Mutation found that kills off gene responsible for diabetes
A new study based on genetic testing of 150,000 people has found a rare mutation that protects even fat people from getting Type 2 diabetes. The effect is so pronounced — the mutation reduces risk by two-thirds — that it provides a promising new target for developing a drug to mimic the mutation’s effect.
The mutation destroys a gene used by pancreas cells where insulin is made. Those with the mutation seem to make slightly more insulin and have slightly lower blood glucose levels for their entire lives.
Already Pfizer, which helped finance the study, and Amgen, which owns a company whose data played a key role in the research, are starting programs aimed at developing drugs that act like the mutation, the companies said.
But Timothy Rolph, a Pfizer vice president, cautioned it can take 10 to 20 years to get a drug to market after discovering something new about human genetics and disease.
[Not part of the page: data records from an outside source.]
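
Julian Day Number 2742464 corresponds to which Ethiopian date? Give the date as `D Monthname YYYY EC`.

JDN 2742464 is 5 July 2796 in the Gregorian calendar.
In the Ethiopian calendar that day is 22 Sene 2788 EC.

22 Sene 2788 EC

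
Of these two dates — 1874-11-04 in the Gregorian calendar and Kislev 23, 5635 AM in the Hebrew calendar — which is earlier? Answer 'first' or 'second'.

first

The two dates have Julian Day Numbers 2405832 and 2405860 respectively.
Since 2405832 < 2405860, the first date comes first.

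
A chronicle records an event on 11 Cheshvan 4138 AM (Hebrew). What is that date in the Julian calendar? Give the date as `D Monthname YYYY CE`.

31 October 377 CE

Julian Day Number of the source date = 1859061.
Converting JDN 1859061 to the Julian calendar gives 31 October 377 CE.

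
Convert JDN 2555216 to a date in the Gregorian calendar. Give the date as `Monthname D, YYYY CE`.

JDN 2451545 is 1 Jan 2000; 2555216 is +103671 days from there.

November 4, 2283 CE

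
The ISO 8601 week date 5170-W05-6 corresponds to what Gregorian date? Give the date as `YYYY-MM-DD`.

ISO week 1 of 5170 is the week containing the first Thursday of 5170.
Week 5, day 6 (Saturday) lands on 5170-01-31.

5170-01-31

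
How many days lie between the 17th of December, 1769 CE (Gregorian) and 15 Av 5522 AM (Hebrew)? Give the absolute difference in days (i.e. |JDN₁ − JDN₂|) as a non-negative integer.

2692

JDN of the first date = 2367525.
JDN of the second date = 2364833.
|2364833 − 2367525| = 2692.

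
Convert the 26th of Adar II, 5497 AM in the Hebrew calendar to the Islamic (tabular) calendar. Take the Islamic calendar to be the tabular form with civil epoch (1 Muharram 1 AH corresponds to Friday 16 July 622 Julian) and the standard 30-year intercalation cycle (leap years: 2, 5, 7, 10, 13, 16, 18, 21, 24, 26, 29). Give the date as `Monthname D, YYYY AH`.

Dhu al-Qa'dah 27, 1149 AH

The source date corresponds to 29 March 1737 in the Gregorian calendar (JDN 2355574).
That day falls on 27 Dhu al-Qa'dah 1149 AH in the tabular Islamic calendar.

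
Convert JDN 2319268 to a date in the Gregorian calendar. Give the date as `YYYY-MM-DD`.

1637-11-02

Counting from JDN 2299161 = 15 Oct 1582 gives an offset of 20107 days.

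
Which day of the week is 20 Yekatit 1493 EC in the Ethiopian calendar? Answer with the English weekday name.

Sunday

Equivalently 24 February 1501 Gregorian, JDN 2269343.
JDN 2269343 mod 7 = 6, and JDN 0 was a Monday, so this is a Sunday.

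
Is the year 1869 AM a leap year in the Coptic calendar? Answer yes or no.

1869 mod 4 = 1; in the Coptic calendar a year is leap when year mod 4 = 3, so it is a common year.

no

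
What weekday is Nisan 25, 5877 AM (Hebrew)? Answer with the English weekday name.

Tuesday

Equivalently 27 April 2117 Gregorian, JDN 2494395.
Since JDN mod 7 = 1 (0 = Monday), the day is Tuesday.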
The study, published Sunday in Nature Genetics, involved a mutation so rare that finding it was only recently possible, with massive data from large numbers of people, researchers said.
“The study is a tour de force and the authors are the top people in the field,” said Dr. Samuel Klein, director of the center for human nutrition at Washington University School of Medicine, who was not involved in the study.
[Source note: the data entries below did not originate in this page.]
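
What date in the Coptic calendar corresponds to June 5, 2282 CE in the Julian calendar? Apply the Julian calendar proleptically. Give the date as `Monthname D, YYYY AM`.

Paoni 11, 1998 AM

Julian Day Number of the source date = 2554714.
Converting JDN 2554714 to the Coptic calendar gives 11 Paoni 1998 AM.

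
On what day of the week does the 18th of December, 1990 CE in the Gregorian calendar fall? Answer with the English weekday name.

2448244 ≡ 1 (mod 7); counting from Monday = 0 gives Tuesday.

Tuesday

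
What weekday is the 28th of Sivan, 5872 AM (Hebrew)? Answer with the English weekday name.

Equivalently 23 June 2112 Gregorian, JDN 2492626.
2492626 ≡ 3 (mod 7); counting from Monday = 0 gives Thursday.

Thursday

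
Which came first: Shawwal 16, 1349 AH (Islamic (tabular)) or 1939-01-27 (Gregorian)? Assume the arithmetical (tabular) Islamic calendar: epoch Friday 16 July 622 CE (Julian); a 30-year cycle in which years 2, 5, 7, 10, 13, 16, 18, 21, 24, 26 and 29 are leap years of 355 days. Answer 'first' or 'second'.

first

First date → JDN 2426407; second date → JDN 2429291.
JDN 2426407 < JDN 2429291, so the first date is earlier.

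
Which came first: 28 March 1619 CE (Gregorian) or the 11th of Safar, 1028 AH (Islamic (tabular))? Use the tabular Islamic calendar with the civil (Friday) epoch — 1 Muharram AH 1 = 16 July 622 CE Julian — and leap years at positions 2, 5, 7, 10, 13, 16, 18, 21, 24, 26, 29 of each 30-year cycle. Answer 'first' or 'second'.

second

Converting both to JDN: 2312474 vs 2312415; the smaller is the second.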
This is the first time in diabetes research that a mutation that destroys a gene has proved beneficial, noted Louis Philipson, director of the Kovler Diabetes Center at the University of Chicago. For drug development, he said, “that is very powerful.”
For scientists, the result was a surprise because the same mutation that protects people from diabetes, by destroying one copy of the gene, known as ZnT8, has the opposite effect in some strains of mice. Destroying that gene actually causes diabetes in the animals.
The work began when a group of geneticists from academic institutions and Pfizer tried to find gene mutations that prevent diabetes, rather than searching for the cause.